For those blissfully unaware, the film follows a grieving James Sunderland (Jeremy Irvine) as he returns to the cursed resort town after receiving a message from his supposedly dead wife, Mary (Hannah Emily Anderson). What follows is a journey through fog-filled streets, abandoned buildings, familiar monsters, and a series of increasingly questionable creative decisions that stray further and further from the game that inspired it.
To its credit, the film shows brief flashes of promise at the start. An early sequence featuring a Mustang winding through a mountain pass is genuinely striking, and for a moment it feels like Gans might finally have cracked the code. Then the camera cuts to James Sunderland pulling out a pre-rolled joint and nearly crashing into oncoming traffic.
The real kicker is how Gans turns the character of Sunderland inside out. The opening introduces us to a pot-smoking hot head, who turns into a drunkard after his wife’s death. It’s a totally bizarre characterization choice for one of gaming’s most famous protagonists. The James Sunderland of Silent Hill 2 isn’t a self-destructive artist spiraling through substance abuse. Yet here he’s reimagined as a painter, while Mary is saddled with an entirely new cult-related backstory that feels imported from a different franchise. The changes aren’t interesting reinterpretations, but actively undermine the emotional foundation of the original story.

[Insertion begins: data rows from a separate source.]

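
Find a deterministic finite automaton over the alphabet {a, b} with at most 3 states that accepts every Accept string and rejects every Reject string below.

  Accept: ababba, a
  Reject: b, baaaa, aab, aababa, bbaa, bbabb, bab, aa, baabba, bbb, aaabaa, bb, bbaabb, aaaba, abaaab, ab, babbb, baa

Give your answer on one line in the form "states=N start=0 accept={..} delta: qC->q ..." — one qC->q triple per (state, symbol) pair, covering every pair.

states=3 start=0 accept={1} delta: 0a->1 0b->0 1a->2 1b->0 2a->2 2b->2

Fold the examples into a partial DFA from state 0: repeatedly fix the first undefined (state, symbol) met by the shortest-then-alphabetical prefix, trying targets in increasing order and rejecting any under which an Accept and a Reject string meet in one state with the same remainder; add a state when all current targets are rejected. Accepting states are where Accept strings end.
a: 0a undefined. 0a->0: no, a/aa meet in 0. Open state 1: 0a->1.
b: 0b undefined. 0b->0: ok.
aa: 1a undefined. 1a->0: no, a/baabba meet in 1. 1a->1: no, a/baaaa meet in 1. Open state 2: 1a->2.
ab: 1b undefined. 1b->0: ok.
aaa: 2a undefined. 2a->0: no, ababba/baaaa meet in 1. 2a->1: no, ababba/aaaba meet in 1. 2a->2: ok.
aab: 2b undefined. 2b->0: no, ababba/aababa meet in 1. 2b->1: no, ababba/aab meet in 1. 2b->2: ok.
All examples now run through 3 states with every (state, symbol) defined. Accept strings end in {1}, Reject strings end in {0,2}; accept={1}.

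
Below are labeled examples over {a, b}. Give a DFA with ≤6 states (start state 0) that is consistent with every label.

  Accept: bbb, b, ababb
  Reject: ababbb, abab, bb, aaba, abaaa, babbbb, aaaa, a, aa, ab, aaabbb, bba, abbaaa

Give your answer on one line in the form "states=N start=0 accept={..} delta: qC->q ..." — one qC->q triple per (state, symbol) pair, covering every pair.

states=3 start=0 accept={2} delta: 0a->1 0b->2 1a->0 1b->0 2a->0 2b->0

Grow the machine one transition at a time. Run the examples from 0; the earliest place one falls off (shortest prefix, ties alphabetical) gets sent to the lowest-numbered state that keeps every Accept/Reject pair distinguishable — a pair clashes when both reach the same state with identical unread suffix — and to a fresh state only if none does.
a: 0a undefined. 0a->0: no, bbb/aaabbb meet in 0 with "bbb" left. Open state 1: 0a->1.
b: 0b undefined. 0b->0: no, bbb/bb meet in 0. 0b->1: no, b/a meet in 1. Open state 2: 0b->2.
aa: 1a undefined. 1a->0: ok.
ab: 1b undefined. 1b->0: ok.
ba: 2a undefined. 2a->0: ok.
bb: 2b undefined. 2b->0: ok.
All examples now run through 3 states with every (state, symbol) defined. Accept strings end in {2}, Reject strings end in {0,1}; accept={2}.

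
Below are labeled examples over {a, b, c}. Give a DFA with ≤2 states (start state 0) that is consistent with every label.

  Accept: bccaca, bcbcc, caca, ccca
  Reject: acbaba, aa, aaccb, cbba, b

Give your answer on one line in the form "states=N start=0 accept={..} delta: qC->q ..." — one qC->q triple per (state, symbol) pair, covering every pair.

Grow the machine one transition at a time. Run the examples from 0; the earliest place one falls off (shortest prefix, ties alphabetical) gets sent to the lowest-numbered state that keeps every Accept/Reject pair distinguishable — a pair clashes when both reach the same state with identical unread suffix — and to a fresh state only if none does.
a: 0a undefined. 0a->0: ok.
b: 0b undefined. 0b->0: ok.
c: 0c undefined. 0c->0: no, bccaca/acbaba meet in 0. Open state 1: 0c->1.
ca: 1a undefined. 1a->0: no, caca/aa meet in 0. 1a->1: ok.
cb: 1b undefined. 1b->0: ok.
cc: 1c undefined. 1c->0: no, bcbcc/acbaba meet in 0. 1c->1: ok.
All examples now run through 2 states with every (state, symbol) defined. Accept strings end in {1}, Reject strings end in {0}; accept={1}.

states=2 start=0 accept={1} delta: 0a->0 0b->0 0c->1 1a->1 1b->0 1c->1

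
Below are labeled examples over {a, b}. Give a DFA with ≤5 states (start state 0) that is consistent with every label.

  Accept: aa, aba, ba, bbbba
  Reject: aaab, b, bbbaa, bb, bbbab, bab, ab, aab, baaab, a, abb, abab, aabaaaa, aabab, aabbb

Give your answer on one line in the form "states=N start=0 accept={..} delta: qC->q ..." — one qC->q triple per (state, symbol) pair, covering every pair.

Fold the examples into a partial DFA from state 0: repeatedly fix the first undefined (state, symbol) met by the shortest-then-alphabetical prefix, trying targets in increasing order and rejecting any under which an Accept and a Reject string meet in one state with the same remainder; add a state when all current targets are rejected. Accepting states are where Accept strings end.
a: 0a undefined. 0a->0: no, aa/a meet in 0. Open state 1: 0a->1.
b: 0b undefined. 0b->0: no, aa/bbbaa meet in 1 with "a" left. 0b->1: ok.
aa: 1a undefined. 1a->0: ok.
ab: 1b undefined. 1b->0: no, aa/aaab meet in 0. 1b->1: ok.
All examples now run through 2 states with every (state, symbol) defined. Accept strings end in {0}, Reject strings end in {1}; accept={0}.

states=2 start=0 accept={0} delta: 0a->1 0b->1 1a->0 1b->1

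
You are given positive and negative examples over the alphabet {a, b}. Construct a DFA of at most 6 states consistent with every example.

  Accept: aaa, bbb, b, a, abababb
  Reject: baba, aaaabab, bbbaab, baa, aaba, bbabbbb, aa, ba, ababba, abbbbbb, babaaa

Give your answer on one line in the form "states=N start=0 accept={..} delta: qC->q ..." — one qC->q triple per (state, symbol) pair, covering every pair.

Grow the machine one transition at a time. Run the examples from 0; the earliest place one falls off (shortest prefix, ties alphabetical) gets sent to the lowest-numbered state that keeps every Accept/Reject pair distinguishable — a pair clashes when both reach the same state with identical unread suffix — and to a fresh state only if none does.
a: 0a undefined. 0a->0: no, aaa/aa meet in 0. Open state 1: 0a->1.
b: 0b undefined. 0b->0: no, a/ba meet in 1. 0b->1: no, aaa/baa meet in 1 with "aa" left. Open state 2: 0b->2.
aa: 1a undefined. 1a->0: ok.
ab: 1b undefined. 1b->0: ok.
ba: 2a undefined. 2a->0: no, aaa/baa meet in 1. 2a->1: no, aaa/baba meet in 1. 2a->2: no, b/baa meet in 2. Open state 3: 2a->3.
bb: 2b undefined. 2b->0: no, bbb/bbabbbb meet in 2. 2b->1: no, aaa/abbbbbb meet in 1. 2b->2: no, bbb/abbbbbb meet in 2. 2b->3: no, bbb/aaaabab meet in 3 with "b" left. Open state 4: 2b->4.
baa: 3a undefined. 3a->0: ok.
bab: 3b undefined. 3b->0: no, aaa/baba meet in 1. 3b->1: no, aaa/aaaabab meet in 1. 3b->2: no, aaa/babaaa meet in 1. 3b->3: ok.
bba: 4a undefined. 4a->0: ok.
bbb: 4b undefined. 4b->0: no, bbb/baba meet in 0. 4b->1: no, b/abbbbbb meet in 2. 4b->2: no, bbb/bbbaab meet in 2. 4b->3: no, bbb/aaaabab meet in 3. 4b->4: no, bbb/bbabbbb meet in 4. Open state 5: 4b->5.
bbba: 5a undefined. 5a->0: ok.
abbbbb: 5b undefined. 5b->0: no, b/abbbbbb meet in 2. 5b->1: no, aaa/bbabbbb meet in 1. 5b->2: no, b/bbabbbb meet in 2. 5b->3: ok.
All examples now run through 6 states with every (state, symbol) defined. Accept strings end in {1,2,5}, Reject strings end in {0,3}; accept={1,2,5}.

states=6 start=0 accept={1,2,5} delta: 0a->1 0b->2 1a->0 1b->0 2a->3 2b->4 3a->0 3b->3 4a->0 4b->5 5a->0 5b->3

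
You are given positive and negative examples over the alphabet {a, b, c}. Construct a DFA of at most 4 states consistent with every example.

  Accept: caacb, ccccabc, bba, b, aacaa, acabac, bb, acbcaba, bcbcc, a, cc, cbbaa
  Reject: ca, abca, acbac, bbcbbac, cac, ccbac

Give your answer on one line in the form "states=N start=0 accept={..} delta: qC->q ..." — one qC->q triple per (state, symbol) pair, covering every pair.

Grow the machine one transition at a time. Run the examples from 0; the earliest place one falls off (shortest prefix, ties alphabetical) gets sent to the lowest-numbered state that keeps every Accept/Reject pair distinguishable — a pair clashes when both reach the same state with identical unread suffix — and to a fresh state only if none does.
a: 0a undefined. 0a->0: ok.
b: 0b undefined. 0b->0: ok.
c: 0c undefined. 0c->0: no, caacb/ca meet in 0. Open state 1: 0c->1.
ca: 1a undefined. 1a->0: no, bba/ca meet in 0. 1a->1: no, aacaa/ca meet in 1. Open state 2: 1a->2.
cb: 1b undefined. 1b->0: ok.
cc: 1c undefined. 1c->0: no, ccccabc/acbac meet in 1. 1c->1: no, bcbcc/acbac meet in 1. 1c->2: no, acabac/ccbac meet in 2 with "bac" left. Open state 3: 1c->3.
caa: 2a undefined. 2a->0: ok.
cac: 2c undefined. 2c->0: no, caacb/cac meet in 0. 2c->1: ok.
ccb: 3b undefined. 3b->0: ok.
ccc: 3c undefined. 3c->0: ok.
acab: 2b undefined. 2b->0: no, ccccabc/acbac meet in 1. 2b->1: no, acabac/acbac meet in 1. 2b->2: no, ccccabc/acbac meet in 1. 2b->3: ok.
acaba: 3a undefined. 3a->0: no, acabac/acbac meet in 1. 3a->1: no, acbcaba/acbac meet in 1. 3a->2: no, acabac/acbac meet in 1. 3a->3: ok.
All examples now run through 4 states with every (state, symbol) defined. Accept strings end in {0,3}, Reject strings end in {1,2}; accept={0,3}.

states=4 start=0 accept={0,3} delta: 0a->0 0b->0 0c->1 1a->2 1b->0 1c->3 2a->0 2b->3 2c->1 3a->3 3b->0 3c->0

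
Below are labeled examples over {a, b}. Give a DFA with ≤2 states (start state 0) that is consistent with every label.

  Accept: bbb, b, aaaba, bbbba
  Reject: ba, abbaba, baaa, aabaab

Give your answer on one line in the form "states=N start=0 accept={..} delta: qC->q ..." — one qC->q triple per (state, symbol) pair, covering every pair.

Fold the examples into a partial DFA from state 0: repeatedly fix the first undefined (state, symbol) met by the shortest-then-alphabetical prefix, trying targets in increasing order and rejecting any under which an Accept and a Reject string meet in one state with the same remainder; add a state when all current targets are rejected. Accepting states are where Accept strings end.
a: 0a undefined. 0a->0: no, aaaba/ba meet in 0 with "ba" left. Open state 1: 0a->1.
b: 0b undefined. 0b->0: no, bbbba/ba meet in 1. 0b->1: ok.
aa: 1a undefined. 1a->0: ok.
ab: 1b undefined. 1b->0: ok.
All examples now run through 2 states with every (state, symbol) defined. Accept strings end in {1}, Reject strings end in {0}; accept={1}.

states=2 start=0 accept={1} delta: 0a->1 0b->1 1a->0 1b->0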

The misuse of the supporting cast only highlights this fundamental misunderstanding of the source material. Take Eddie (Pearse Egan), who vanishes from the narrative after a single scene. The film completely discards the thematic weight of James’ encounters with other lost souls, treating Eddie like a brief vehicle for exposition before erasing him entirely. The same fate befalls Laura (Evie Templeton), whose innocence in Silent Hill 2 allows her to be unaffected by the town’s monsters, providing a crucial contrast to James’s guilt. Gans strips the narrative of the deep psychological layers that made the original story a masterpiece, reducing Laura to a standard horror movie plot device who simply hides from danger. Templeton even played Laura in Bloober Team’s Silent Hill 2 Remake. The production had a performer with a native grasp of the source material on set, only to squander her expertise by forcing her into a hollow, running-and-hiding trope.

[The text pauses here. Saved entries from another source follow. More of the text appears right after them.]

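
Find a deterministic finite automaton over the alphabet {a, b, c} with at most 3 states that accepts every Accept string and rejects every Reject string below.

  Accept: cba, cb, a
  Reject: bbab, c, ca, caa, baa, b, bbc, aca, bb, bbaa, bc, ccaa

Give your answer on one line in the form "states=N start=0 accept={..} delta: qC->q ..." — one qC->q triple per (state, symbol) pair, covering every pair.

Fold the examples into a partial DFA from state 0: repeatedly fix the first undefined (state, symbol) met by the shortest-then-alphabetical prefix, trying targets in increasing order and rejecting any under which an Accept and a Reject string meet in one state with the same remainder; add a state when all current targets are rejected. Accepting states are where Accept strings end.
a: 0a undefined. 0a->0: ok.
b: 0b undefined. 0b->0: no, a/bbab meet in 0. Open state 1: 0b->1.
c: 0c undefined. 0c->0: no, cb/b meet in 1. 0c->1: no, cb/bb meet in 1 with "b" left. Open state 2: 0c->2.
ba: 1a undefined. 1a->0: no, a/baa meet in 0. 1a->1: ok.
bb: 1b undefined. 1b->0: no, a/bb meet in 0. 1b->1: ok.
bc: 1c undefined. 1c->0: no, a/bbc meet in 0. 1c->1: ok.
ca: 2a undefined. 2a->0: no, a/ca meet in 0. 2a->1: ok.
cb: 2b undefined. 2b->0: ok.
cc: 2c undefined. 2c->0: no, cba/ccaa meet in 0. 2c->1: ok.
All examples now run through 3 states with every (state, symbol) defined. Accept strings end in {0}, Reject strings end in {1,2}; accept={0}.

states=3 start=0 accept={0} delta: 0a->0 0b->1 0c->2 1a->1 1b->1 1c->1 2a->1 2b->0 2c->1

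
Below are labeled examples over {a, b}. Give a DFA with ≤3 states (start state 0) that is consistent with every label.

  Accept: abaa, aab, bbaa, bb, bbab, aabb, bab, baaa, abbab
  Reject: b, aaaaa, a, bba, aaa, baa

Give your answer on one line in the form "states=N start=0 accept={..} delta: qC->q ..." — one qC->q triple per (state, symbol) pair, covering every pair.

states=3 start=0 accept={0,2} delta: 0a->1 0b->1 1a->2 1b->0 2a->1 2b->2

Fold the examples into a partial DFA from state 0: repeatedly fix the first undefined (state, symbol) met by the shortest-then-alphabetical prefix, trying targets in increasing order and rejecting any under which an Accept and a Reject string meet in one state with the same remainder; add a state when all current targets are rejected. Accepting states are where Accept strings end.
a: 0a undefined. 0a->0: no, abaa/baa meet in 0 with "baa" left. Open state 1: 0a->1.
b: 0b undefined. 0b->0: no, bbaa/baa meet in 1 with "a" left. 0b->1: ok.
aa: 1a undefined. 1a->0: no, aab/b meet in 1. 1a->1: no, baaa/b meet in 1. Open state 2: 1a->2.
ab: 1b undefined. 1b->0: ok.
aaa: 2a undefined. 2a->0: no, abaa/aaaaa meet in 2. 2a->1: ok.
aab: 2b undefined. 2b->0: no, aabb/b meet in 1. 2b->1: no, aab/b meet in 1. 2b->2: ok.
All examples now run through 3 states with every (state, symbol) defined. Accept strings end in {0,2}, Reject strings end in {1}; accept={0,2}.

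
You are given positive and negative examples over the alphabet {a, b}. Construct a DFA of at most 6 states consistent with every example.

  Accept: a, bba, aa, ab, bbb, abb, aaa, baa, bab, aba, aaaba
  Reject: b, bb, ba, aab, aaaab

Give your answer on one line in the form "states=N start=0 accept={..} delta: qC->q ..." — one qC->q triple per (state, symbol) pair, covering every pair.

states=4 start=0 accept={0,1} delta: 0a->1 0b->2 1a->0 1b->1 2a->3 2b->3 3a->0 3b->0

State merging on the prefix tree: take the shortest (then alphabetical) example prefix whose next move is undefined and point that move at state 0, else 1, else 2, ...; a target is out if some Accept/Reject pair would then sit in one state with the same input left (inseparable). If every existing state is out, open a new one.
a: 0a undefined. 0a->0: no, ab/b meet in 0 with "b" left. Open state 1: 0a->1.
b: 0b undefined. 0b->0: no, a/ba meet in 1. 0b->1: no, a/b meet in 1. Open state 2: 0b->2.
aa: 1a undefined. 1a->0: ok.
ab: 1b undefined. 1b->0: no, abb/b meet in 2. 1b->1: ok.
ba: 2a undefined. 2a->0: no, aa/ba meet in 0. 2a->1: no, a/ba meet in 1. 2a->2: no, baa/b meet in 2. Open state 3: 2a->3.
bb: 2b undefined. 2b->0: no, aa/bb meet in 0. 2b->1: no, a/bb meet in 1. 2b->2: no, bba/ba meet in 3. 2b->3: ok.
baa: 3a undefined. 3a->0: ok.
bab: 3b undefined. 3b->0: ok.
All examples now run through 4 states with every (state, symbol) defined. Accept strings end in {0,1}, Reject strings end in {2,3}; accept={0,1}.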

It’s especially strange how far this movie veered from the source material, given that Gans frequently describes himself as a fan of the games. Yet Return to Silent Hill repeatedly misses details even casual players would recognize. In one unintentionally hilarious moment in the film, Mary complains that Silent Hill is boring because it lacks museums and clubs, but you literally visit these places in Silent Hill 2 — and the movie itself includes a lounge scene almost immediately after she says this.
If you’re looking for the best Silent Hill movie, skip Return to Silent Hill and the other adaptations as well. Instead, watch Jacob’s Ladder, the psychological horror classic that heavily inspired the original games. Its exploration of grief, trauma, and fractured reality captures the feeling of Silent Hill far better than any official adaptation ever has, and it’s even free to watch on YouTube. If Konami is serious about bringing the franchise to the big screen, it’s time to hand the reins to a filmmaker who understands the distinctly Japanese sensibilities at the heart of Silent Hill, like Genki Kawamura (Exit 8) or Kiyoshi Kurosawa (Cure, Pulse).
After 20 years and three attempts, the problem isn’t that Silent Hill can’t be adapted, but that too many filmmakers keep trying to fix something that was never broken in the first place.